“Some
people do crossword puzzles. I do books.” – Betty Smith
Born on Dec. 14, 1896, Smith never
“officially” went beyond 8th grade in her formal education, but she
became one of America’s most-read authors and journalists, penning such
mega-bestsellers as A Tree Grows in Brooklyn
and Joy in the Morning, both also
made into award-winning movies.
Filled with boundless energy she put
her husband through school while raising 2 daughters and then convinced the
Dean at the University of Michigan to allow her to audit writing classes, which
gave her the writing background she needed to hone skills in journalism and
creative writing. Ultimately, in an era
where entrance into the publishing world had been reserved for white men or
upper-class women, she earned recognition as the first urban, working-class
woman author.
Smith quickly found that she was
among the most “listened to” students in her college classes, because her
“voice” came from life experiences.
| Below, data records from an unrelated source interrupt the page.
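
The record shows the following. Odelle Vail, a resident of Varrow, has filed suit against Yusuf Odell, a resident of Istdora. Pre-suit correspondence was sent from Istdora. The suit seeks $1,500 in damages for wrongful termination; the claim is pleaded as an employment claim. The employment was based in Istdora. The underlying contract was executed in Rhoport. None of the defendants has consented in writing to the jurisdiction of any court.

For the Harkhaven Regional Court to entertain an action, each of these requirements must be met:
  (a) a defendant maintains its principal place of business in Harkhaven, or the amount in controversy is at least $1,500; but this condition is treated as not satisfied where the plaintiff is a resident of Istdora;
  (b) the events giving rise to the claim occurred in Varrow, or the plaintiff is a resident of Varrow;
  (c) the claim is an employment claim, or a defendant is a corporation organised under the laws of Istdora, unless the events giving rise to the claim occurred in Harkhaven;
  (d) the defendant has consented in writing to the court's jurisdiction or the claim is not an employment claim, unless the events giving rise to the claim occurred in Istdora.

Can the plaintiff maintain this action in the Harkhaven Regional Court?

Yes

The Harkhaven Regional Court:
  (a) The amount in controversy is USD 1,500, which meets the USD 1,500 floor, so one alternative holds. The exception is not triggered, since the plaintiff resides in Varrow, not Istdora. Met.
  (b) The plaintiff resides in Varrow, so this disjunct is met. Satisfied.
  (c) The claim is an employment claim — that alternative is enough. Satisfied.
  (d) No such written consent has been filed; the claim is an employment claim — every alternative fails. But the operative events occurred in Istdora, and the 'unless' clause therefore excuses the requirement. Satisfied.
  → Jurisdiction lies.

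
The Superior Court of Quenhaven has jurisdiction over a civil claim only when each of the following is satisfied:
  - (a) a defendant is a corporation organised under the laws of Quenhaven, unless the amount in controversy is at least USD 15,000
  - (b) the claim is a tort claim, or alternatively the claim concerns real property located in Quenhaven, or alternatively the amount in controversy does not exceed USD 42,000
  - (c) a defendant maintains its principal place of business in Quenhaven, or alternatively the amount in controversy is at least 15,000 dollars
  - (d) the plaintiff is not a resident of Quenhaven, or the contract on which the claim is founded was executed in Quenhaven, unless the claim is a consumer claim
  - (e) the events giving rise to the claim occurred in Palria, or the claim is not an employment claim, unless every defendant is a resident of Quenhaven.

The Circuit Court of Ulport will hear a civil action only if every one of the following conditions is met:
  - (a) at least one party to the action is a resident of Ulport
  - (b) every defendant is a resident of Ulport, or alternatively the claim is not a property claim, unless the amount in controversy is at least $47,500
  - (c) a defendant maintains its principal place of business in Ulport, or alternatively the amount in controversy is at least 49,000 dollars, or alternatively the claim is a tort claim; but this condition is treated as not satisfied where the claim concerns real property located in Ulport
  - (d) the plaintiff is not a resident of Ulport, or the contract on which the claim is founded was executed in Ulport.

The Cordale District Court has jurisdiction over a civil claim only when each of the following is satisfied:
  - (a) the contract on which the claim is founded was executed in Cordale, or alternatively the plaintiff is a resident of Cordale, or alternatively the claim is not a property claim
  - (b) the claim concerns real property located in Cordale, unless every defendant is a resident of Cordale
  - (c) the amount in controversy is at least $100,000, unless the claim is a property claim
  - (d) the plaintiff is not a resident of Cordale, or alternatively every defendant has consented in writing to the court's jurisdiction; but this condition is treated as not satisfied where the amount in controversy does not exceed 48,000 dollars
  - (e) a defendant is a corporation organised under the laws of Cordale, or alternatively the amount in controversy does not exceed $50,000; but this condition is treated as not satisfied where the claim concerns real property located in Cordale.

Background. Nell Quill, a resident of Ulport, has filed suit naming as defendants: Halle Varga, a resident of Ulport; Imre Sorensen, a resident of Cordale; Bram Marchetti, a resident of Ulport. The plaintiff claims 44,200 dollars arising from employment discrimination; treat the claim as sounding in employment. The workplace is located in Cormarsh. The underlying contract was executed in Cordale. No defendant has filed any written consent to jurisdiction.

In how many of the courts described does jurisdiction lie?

The Superior Court of Quenhaven:
  (a) No defendant is a corporation. But the amount in controversy is 44,200 dollars, which meets the $15,000 floor, and the 'unless' clause therefore excuses the requirement. Condition met.
  (b) The claim is an employment claim, not a tort claim; the claim does not concern real property; the amount in controversy is 44,200 dollars, above the 42,000 dollars ceiling — none of the alternatives is met. Fails.
  (c) The amount in controversy is USD 44,200, which meets the USD 15,000 floor — that alternative is enough. Met.
  (d) The plaintiff resides in Ulport, which is not Quenhaven, which satisfies one of the alternatives. Satisfied.
  (e) The operative events occurred in Cormarsh, not Palria; the claim is an employment claim — every alternative fails. Nor does the 'unless' clause help: the defendants reside as follows — Halle Varga in Ulport, Imre Sorensen in Cordale, Bram Marchetti in Ulport — not all in Quenhaven. Condition not met.
  → The court lacks jurisdiction.
The Circuit Court of Ulport:
  (a) Nell Quill resides in Ulport. Satisfied.
  (b) The claim is an employment claim, not a property claim, so one alternative holds. Satisfied.
  (c) No defendant is a corporation; the amount in controversy is 44,200 dollars, below the USD 49,000 floor; the claim is an employment claim, not a tort claim — no alternative holds. Not met.
  (d) The plaintiff resides in Ulport; the contract was executed in Cordale, not Ulport — no alternative holds. Not met.
  → At least one condition fails; no jurisdiction.
The Cordale District Court:
  (a) The contract was executed in Cordale, which satisfies one of the alternatives. Condition met.
  (b) The claim does not concern real property. And the defendants reside as follows — Halle Varga in Ulport, Imre Sorensen in Cordale, Bram Marchetti in Ulport — not all in Cordale, so the proviso does not save it. Not met.
  (c) The amount in controversy is $44,200, below the 100,000 dollars floor. Nor does the 'unless' clause help: the claim is an employment claim, not a property claim. Fails.
  (d) The plaintiff resides in Ulport, which is not Cordale, so one alternative holds. But the amount in controversy is $44,200, within the USD 48,000 ceiling, triggering the carve-out and defeating this condition. Not satisfied.
  (e) The amount in controversy is $44,200, within the 50,000 dollars ceiling, so this disjunct is met. And the carve-out is inapplicable — the claim does not concern real property. Condition met.
  → Not every requirement is met — no jurisdiction.
No court satisfies all of its conditions.

0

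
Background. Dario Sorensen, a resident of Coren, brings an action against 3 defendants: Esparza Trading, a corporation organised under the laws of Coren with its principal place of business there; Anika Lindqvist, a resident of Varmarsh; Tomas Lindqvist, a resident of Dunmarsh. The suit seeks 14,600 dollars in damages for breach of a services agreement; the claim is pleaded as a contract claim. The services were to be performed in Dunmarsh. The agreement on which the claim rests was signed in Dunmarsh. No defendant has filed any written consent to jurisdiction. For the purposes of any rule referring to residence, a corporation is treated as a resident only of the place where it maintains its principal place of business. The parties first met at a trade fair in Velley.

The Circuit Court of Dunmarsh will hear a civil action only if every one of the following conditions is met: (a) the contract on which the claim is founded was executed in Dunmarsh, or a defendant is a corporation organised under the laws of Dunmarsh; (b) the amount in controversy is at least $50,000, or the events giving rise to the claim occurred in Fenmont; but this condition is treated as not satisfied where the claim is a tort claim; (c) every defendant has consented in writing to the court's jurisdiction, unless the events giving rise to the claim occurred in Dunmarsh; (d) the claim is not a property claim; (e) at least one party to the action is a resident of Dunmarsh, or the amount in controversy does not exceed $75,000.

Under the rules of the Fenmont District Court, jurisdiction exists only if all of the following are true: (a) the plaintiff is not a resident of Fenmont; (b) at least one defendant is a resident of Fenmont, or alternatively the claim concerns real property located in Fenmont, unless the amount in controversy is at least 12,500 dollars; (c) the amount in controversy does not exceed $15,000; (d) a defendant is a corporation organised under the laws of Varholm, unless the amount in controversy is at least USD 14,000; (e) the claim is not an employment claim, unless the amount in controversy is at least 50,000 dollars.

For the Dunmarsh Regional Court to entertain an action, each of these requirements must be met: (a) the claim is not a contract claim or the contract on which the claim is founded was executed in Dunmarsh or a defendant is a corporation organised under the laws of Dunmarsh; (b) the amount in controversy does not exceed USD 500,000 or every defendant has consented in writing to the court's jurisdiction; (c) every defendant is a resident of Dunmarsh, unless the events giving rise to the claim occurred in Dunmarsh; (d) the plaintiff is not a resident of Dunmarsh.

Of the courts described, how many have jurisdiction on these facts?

The Circuit Court of Dunmarsh:
  (a) The contract was executed in Dunmarsh, so one alternative holds. Condition met.
  (b) The amount in controversy is USD 14,600, below the 50,000 dollars floor; the operative events occurred in Dunmarsh, not Fenmont — no alternative holds. Not satisfied.
  (c) No such written consent has been filed. The proviso rescues it, though: the operative events occurred in Dunmarsh. Condition met.
  (d) The claim is a contract claim, not a property claim. Met.
  (e) Tomas Lindqvist resides in Dunmarsh, so one alternative holds. Condition met.
  → The court lacks jurisdiction.
The Fenmont District Court:
  (a) The plaintiff resides in Coren, which is not Fenmont. Met.
  (b) No defendant resides in Fenmont (they reside in Coren, Varmarsh, Dunmarsh); the claim does not concern real property — every alternative fails. But the amount in controversy is 14,600 dollars, which meets the $12,500 floor, and the 'unless' clause therefore excuses the requirement. Condition met.
  (c) The amount in controversy is USD 14,600, within the 15,000 dollars ceiling. Condition met.
  (d) The corporate defendant(s) are organised in Coren, not Varholm. However, the amount in controversy is $14,600, which meets the $14,000 floor, so the 'unless' proviso supplies this condition. Met.
  (e) The claim is a contract claim, not an employment claim. Satisfied.
  → The court has jurisdiction.
The Dunmarsh Regional Court:
  (a) The contract was executed in Dunmarsh — that alternative is enough. Met.
  (b) The amount in controversy is $14,600, within the 500,000 dollars ceiling — that alternative is enough. Met.
  (c) The defendants reside as follows — Esparza Trading in Coren, Anika Lindqvist in Varmarsh, Tomas Lindqvist in Dunmarsh — not all in Dunmarsh. However, the operative events occurred in Dunmarsh, so the 'unless' proviso supplies this condition. Met.
  (d) The plaintiff resides in Coren, which is not Dunmarsh. Satisfied.
  → Jurisdiction lies.
Courts with jurisdiction: the Fenmont District Court, the Dunmarsh Regional Court — 2 in total.

2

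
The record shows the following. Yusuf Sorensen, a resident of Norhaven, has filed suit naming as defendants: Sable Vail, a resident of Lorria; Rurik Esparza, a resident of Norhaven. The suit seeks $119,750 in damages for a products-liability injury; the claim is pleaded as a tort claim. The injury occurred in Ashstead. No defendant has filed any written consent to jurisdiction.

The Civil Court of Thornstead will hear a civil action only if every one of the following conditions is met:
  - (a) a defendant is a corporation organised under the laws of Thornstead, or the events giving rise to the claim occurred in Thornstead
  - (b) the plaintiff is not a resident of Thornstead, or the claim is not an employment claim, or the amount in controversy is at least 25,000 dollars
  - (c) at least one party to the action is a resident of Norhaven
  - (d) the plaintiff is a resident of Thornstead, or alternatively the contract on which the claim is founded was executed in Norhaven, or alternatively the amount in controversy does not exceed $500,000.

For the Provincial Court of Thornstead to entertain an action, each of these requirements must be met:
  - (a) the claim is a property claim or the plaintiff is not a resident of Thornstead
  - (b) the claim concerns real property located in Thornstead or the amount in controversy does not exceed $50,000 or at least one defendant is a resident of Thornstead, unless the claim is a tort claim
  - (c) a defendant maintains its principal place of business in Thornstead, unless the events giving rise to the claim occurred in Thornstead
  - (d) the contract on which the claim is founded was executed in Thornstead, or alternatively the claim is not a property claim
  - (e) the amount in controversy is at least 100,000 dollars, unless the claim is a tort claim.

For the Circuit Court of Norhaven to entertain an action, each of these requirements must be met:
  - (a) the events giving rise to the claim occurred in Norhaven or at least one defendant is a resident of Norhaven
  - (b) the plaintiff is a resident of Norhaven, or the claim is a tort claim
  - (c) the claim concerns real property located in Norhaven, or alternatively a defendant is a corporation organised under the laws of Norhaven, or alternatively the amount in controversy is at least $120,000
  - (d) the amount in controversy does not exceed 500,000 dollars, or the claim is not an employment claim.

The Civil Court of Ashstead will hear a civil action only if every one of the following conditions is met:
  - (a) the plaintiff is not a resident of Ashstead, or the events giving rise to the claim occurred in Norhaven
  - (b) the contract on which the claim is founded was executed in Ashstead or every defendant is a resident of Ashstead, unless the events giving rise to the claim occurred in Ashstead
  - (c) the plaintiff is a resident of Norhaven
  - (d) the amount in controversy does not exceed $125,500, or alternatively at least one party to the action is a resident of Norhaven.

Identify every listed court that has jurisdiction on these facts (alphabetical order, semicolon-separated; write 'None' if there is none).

the Civil Court of Ashstead

The Civil Court of Thornstead:
  (a) No defendant is a corporation; the operative events occurred in Ashstead, not Thornstead — no alternative holds. Not satisfied.
  (b) The plaintiff resides in Norhaven, which is not Thornstead — that alternative is enough. Met.
  (c) Yusuf Sorensen resides in Norhaven. Satisfied.
  (d) The amount in controversy is $119,750, within the USD 500,000 ceiling — that alternative is enough. Met.
  → No jurisdiction.
The Provincial Court of Thornstead:
  (a) The plaintiff resides in Norhaven, which is not Thornstead, so this disjunct is met. Satisfied.
  (b) The claim does not concern real property; the amount in controversy is $119,750, above the USD 50,000 ceiling; no defendant resides in Thornstead (they reside in Lorria, Norhaven) — none of the alternatives is met. But the claim is a tort claim, and the 'unless' clause therefore excuses the requirement. Condition met.
  (c) No defendant is a corporation. Nor does the 'unless' clause help: the operative events occurred in Ashstead, not Thornstead. Not met.
  (d) The claim is a tort claim, not a property claim, so one alternative holds. Satisfied.
  (e) The amount in controversy is USD 119,750, which meets the USD 100,000 floor. Met.
  → At least one condition fails; no jurisdiction.
The Circuit Court of Norhaven:
  (a) Rurik Esparza resides in Norhaven, so this disjunct is met. Satisfied.
  (b) The plaintiff resides in Norhaven, so this disjunct is met. Met.
  (c) The claim does not concern real property; no defendant is a corporation; the amount in controversy is 119,750 dollars, below the $120,000 floor — every alternative fails. Condition not met.
  (d) The amount in controversy is 119,750 dollars, within the $500,000 ceiling, so one alternative holds. Condition met.
  → At least one condition fails; no jurisdiction.
The Civil Court of Ashstead:
  (a) The plaintiff resides in Norhaven, which is not Ashstead, which satisfies one of the alternatives. Satisfied.
  (b) No contract (and hence no place of execution) is alleged; the defendants reside as follows — Sable Vail in Lorria, Rurik Esparza in Norhaven — not all in Ashstead — every alternative fails. But the operative events occurred in Ashstead, and the 'unless' clause therefore excuses the requirement. Satisfied.
  (c) The plaintiff resides in Norhaven. Satisfied.
  (d) The amount in controversy is $119,750, within the 125,500 dollars ceiling, so one alternative holds. Met.
  → Jurisdiction lies.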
Ultimately she earned Michigan’s Avery Hopwood
Award, it’s most prestigious writing prize.
Smith started writing
journalistically in 1928 and by the mid-1940s she was one of the most-read
writers in the nation, both for her syndicated news stories and for her novels,
several that took her years to complete because of her attention to life’s
details within their pages. “It doesn’t
take long to write things of which you know nothing,” she once said. “When you write of actual things, it takes
longer, because you have to live them first.”